Dependency injection is trivial. Classes and functions can be configured via symbols and first class classes.
You usually don't need a 'framework' for IoC or DI in Common Lisp, since a lot of functionality to configure and parameterize applications and libraries is built in.
'first class' means that something can be stored in variables, passed as arguments or returned as results.
In a language like Common Lisp, functions and classes are first class objects. Plus for decoupling via late-binding, you can use symbols as their names instead. The Common Lisp Object System knows meta classes and symbols as names for classes. Even generic functions and methods are objects and have meta-classes.
If concurrent-secure-server is a class and default-response is a function, you can do for example:
(make-instance 'web-services
:server-class 'concurrent-secure-server
:default-response-function 'default-reponse)
Above uses the symbol as the name for the class and the function. If the function gets a new version, the web service might call the new one later.
Alternatively:
(make-instance 'web-services
:server-class (find-class 'concurrent-secure-server)
:default-response-function #'default-reponse)
In above case we pass the class object and the function object.
In Common Lisp software modules can have global variables, which you can set with the right information:
(defvar *default-server-class* 'concurrent-secure-server)

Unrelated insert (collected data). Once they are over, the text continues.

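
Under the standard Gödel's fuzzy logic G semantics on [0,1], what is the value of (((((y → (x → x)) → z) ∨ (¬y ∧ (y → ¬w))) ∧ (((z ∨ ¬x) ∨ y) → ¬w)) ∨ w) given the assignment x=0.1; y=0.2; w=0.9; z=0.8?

(x → x): 0.1 ≤ 0.1, so result = 1
(y → (x → x)): 0.2 ≤ 1, so result = 1
((y → (x → x)) → z): 1 > 0.8, so result = 0.8
¬y: Gödel ¬ of 0.2 = 0 (operand ≠ 0)
¬w: Gödel ¬ of 0.9 = 0 (operand ≠ 0)
(y → ¬w): 0.2 > 0, so result = 0
(¬y ∧ (y → ¬w)) = min(0, 0) = 0
(((y → (x → x)) → z) ∨ (¬y ∧ (y → ¬w))) = max(0.8, 0) = 0.8
¬x: Gödel ¬ of 0.1 = 0 (operand ≠ 0)
(z ∨ ¬x) = max(0.8, 0) = 0.8
((z ∨ ¬x) ∨ y) = max(0.8, 0.2) = 0.8
¬w: Gödel ¬ of 0.9 = 0 (operand ≠ 0)
(((z ∨ ¬x) ∨ y) → ¬w): 0.8 > 0, so result = 0
((((y → (x → x)) → z) ∨ (¬y ∧ (y → ¬w))) ∧ (((z ∨ ¬x) ∨ y) → ¬w)) = min(0.8, 0) = 0
(((((y → (x → x)) → z) ∨ (¬y ∧ (y → ¬w))) ∧ (((z ∨ ¬x) ∨ y) → ¬w)) ∨ w) = max(0, 0.9) = 0.9

0.90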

Alternatively you can set those in slots of like below.
(defclass server-object ()
((default-response-function
:initarg :default-response-function
:initform *server-default-response-function*)))
(defvar *my-server*
(make-instance 'server-object
:default-response-function 'my-default-response-function))
You can even create objects and later change their class in a configuration phase.
The Common Lisp Object System allows you to change classes and have existing objects to be updated.
If you create an instance, you can be as flexible as you want:
you can pass in the class
you can pass in the arguments
Like this:
(let ((my-class 'foo-class)
(my-args `(:response-function ',*some-reponse-function)))
(apply #'make-instance my-class my-args))
Sometimes you see Lisp libraries which are computing such arguments lists at runtime.
Another thing where you can configure Lisp applications at runtime is via generic functions. Generic functions allow :before, :after and :around methods - they even allow your own custom call schemes. So by using your own classes inheriting from other classes and mixin classes, the generic function gets reconfigured. This is like you have basic mechanisms of Aspect-oriented programming built-in.
For people interested in these more advanced object-oriented concepts, there is some literature by Xerox PARC, where these issues had been researched when CLOS was created. It was called 'Open implementation' then:
http://www2.parc.com/csl/groups/sda/publications.shtml
In the Open Implementation approach, modules allow their clients individual control over the module's own implementation strategy. This allows the client to tailor the module's implementation strategy to better suit their needs, effectively making the module more reusable, and the client code more simple. This control is provided to clients through a well-designed auxiliary interface.
One thing you don't need: XML. Common Lisp is its own configuration language. Writing extensions for easier configuration can for example be done via macros. Loading of these configurations can be easily done via LOAD.
Actually IoC is the building principle of most web-frameworks, not only in Java or Lisp.
Considering DI, as noted by Rammaren, it's an implicit pattern in a dynamic language such as Lisp. You can see that for yourself, if you compare Hello World applications in Spring and Restas (one of the well-supported CL web-frameworks). You'll see, that there's the same pattern, except for the absence of a need for fancy type/class/interface declaration stuff in Lisp.